Regarding potential mitigations, the paper evaluated two common approaches: client-side text anonymization and provider-side model alignment. Using an industry-standard text anonymization tool (Azure Language Service), the authors found that while accuracy decreased for GPT-4 on anonymized text, it remained surprisingly high, especially for harder examples ( $64.2\%$ accuracy at hardness 3, dropping only to $61.5\%$ at hardness 5). Direct mentions of attributes were removed, but LLMs could still infer information from subtle linguistic cues and context that the anonymizer missed. This highlights the inadequacy of current anonymization techniques against advanced LLM inference. On the provider side, the evaluation showed that current LLMs are generally not aligned against privacy-invasive prompts.

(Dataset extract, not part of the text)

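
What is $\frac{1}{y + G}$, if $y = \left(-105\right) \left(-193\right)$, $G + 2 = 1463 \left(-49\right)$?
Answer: $- \frac{1}{51424} \approx -1.9446 \cdot 10^{-5}$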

Most tested models had very low refusal rates for prompts designed to infer personal information, suggesting that current safety alignments primarily focus on preventing harmful content generation rather than limiting inference capabilities. Google's PaLM-2 showed a slightly higher refusal rate ( $10.7\%$ ) but this was partly attributed to general sensitivity filters.

In conclusion, the paper establishes LLM-based inference as a significant and scalable privacy threat, capable of achieving near-human performance at drastically reduced cost and time compared to human labor. It demonstrates the practical limitations of current mitigation strategies like text anonymization and model alignment against this threat. The findings call for a broader discussion on LLM privacy implications beyond memorization and advocate for research into more effective defenses. The authors emphasize their responsible disclosure to major LLM providers and the ethical consideration of releasing synthetic data instead of the real PersonalReddit dataset.